In June 2013, NSA network administrator Edward Snowden gave Glenn Greenwald and the Guardian internal documentation of a surveillance system that analyzes logs of Americans’ domestic calls and texts in the search for suspected terrorists.
Now, a senior Capitol Hill Republican staffer says NSA has discontinued the program and the Trump administration might not ask Congress to renew its legal authority.
From The New York Times:
The disclosure that the program has apparently been shut down for months “changes the entire landscape of the debate,” said Daniel Schuman, the policy director of Demand Progress, an advocacy group that focuses on civil liberties and government accountability. Since “the sky hasn’t fallen” without the program, he said, the intelligence community must make the case that reviving it is necessary — if, indeed, the National Security Agency thinks it is worth the effort to keep trying to make it work.”

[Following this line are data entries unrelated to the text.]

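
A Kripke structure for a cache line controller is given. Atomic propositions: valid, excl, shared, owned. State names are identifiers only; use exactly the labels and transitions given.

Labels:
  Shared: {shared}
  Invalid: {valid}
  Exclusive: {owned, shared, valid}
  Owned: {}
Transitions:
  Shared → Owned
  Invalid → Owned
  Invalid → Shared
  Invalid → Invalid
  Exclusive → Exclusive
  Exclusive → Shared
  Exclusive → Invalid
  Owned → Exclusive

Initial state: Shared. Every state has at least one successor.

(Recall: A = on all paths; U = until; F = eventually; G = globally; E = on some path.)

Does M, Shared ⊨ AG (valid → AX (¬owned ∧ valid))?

No

States satisfying valid → AX (¬owned ∧ valid): {Shared, Owned}.
States satisfying AG (valid → AX (¬owned ∧ valid)): ∅.
Exclusive is reachable from Shared and violates valid → AX (¬owned ∧ valid), so AG fails at Shared.
Shared ∉ Sat(AG (valid → AX (¬owned ∧ valid))).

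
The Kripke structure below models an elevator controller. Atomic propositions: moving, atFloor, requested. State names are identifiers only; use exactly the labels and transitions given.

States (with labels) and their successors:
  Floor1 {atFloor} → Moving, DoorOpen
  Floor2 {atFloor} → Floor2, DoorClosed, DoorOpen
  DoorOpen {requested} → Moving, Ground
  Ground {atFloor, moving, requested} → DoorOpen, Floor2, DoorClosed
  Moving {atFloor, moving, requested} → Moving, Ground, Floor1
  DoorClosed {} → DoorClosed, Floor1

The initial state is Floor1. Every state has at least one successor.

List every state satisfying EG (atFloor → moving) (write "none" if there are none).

States satisfying atFloor → moving: {DoorOpen, Ground, Moving, DoorClosed}.
States satisfying EG (atFloor → moving): {DoorOpen, Ground, Moving, DoorClosed}.

{DoorOpen, Ground, Moving, DoorClosed}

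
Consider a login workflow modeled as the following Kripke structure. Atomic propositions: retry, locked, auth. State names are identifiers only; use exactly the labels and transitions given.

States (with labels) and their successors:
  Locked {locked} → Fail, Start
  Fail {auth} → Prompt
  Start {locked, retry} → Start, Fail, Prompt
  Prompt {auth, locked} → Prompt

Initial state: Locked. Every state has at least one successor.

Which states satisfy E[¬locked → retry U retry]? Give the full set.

{Locked, Start}

States satisfying ¬locked → retry: {Locked, Start, Prompt}.
States satisfying retry: {Start}.
States satisfying E[¬locked → retry U retry]: {Locked, Start}.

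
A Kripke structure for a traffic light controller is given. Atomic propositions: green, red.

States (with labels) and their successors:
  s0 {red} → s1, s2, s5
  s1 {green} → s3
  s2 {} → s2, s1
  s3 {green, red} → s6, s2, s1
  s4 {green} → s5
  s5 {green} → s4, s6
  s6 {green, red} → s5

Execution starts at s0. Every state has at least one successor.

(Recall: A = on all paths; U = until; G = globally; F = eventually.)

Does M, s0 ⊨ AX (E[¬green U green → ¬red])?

States satisfying E[¬green U green → ¬red]: {s0, s1, s2, s4, s5}.
States satisfying AX (E[¬green U green → ¬red]): {s0, s2, s4, s6}.
s0 ∈ Sat(AX (E[¬green U green → ¬red])).

Holds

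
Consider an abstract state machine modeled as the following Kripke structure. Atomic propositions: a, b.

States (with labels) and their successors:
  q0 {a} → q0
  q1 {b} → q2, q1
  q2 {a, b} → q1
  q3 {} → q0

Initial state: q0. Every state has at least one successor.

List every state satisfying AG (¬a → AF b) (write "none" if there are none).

{q0, q1, q2}

States satisfying ¬a → AF b: {q0, q1, q2}.
States satisfying AG (¬a → AF b): {q0, q1, q2}.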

The Times story make two key points:
The phone records program had never thwarted a terrorist attack, a fact that emerged during the post-Snowden debate.
Yet the scale of collection remained huge:
The program gathered 151 million records in 2016, despite obtaining court orders to use the system on only 42 terrorism suspects in 2016, along with a few left over from late 2015. In 2017, it obtained orders for 40 targets and collected 534 million records.
Did this massive and potentially dangerous invasion of privacy make Americans safer? There’s no evidence of that, as NSA finally seems to recognize.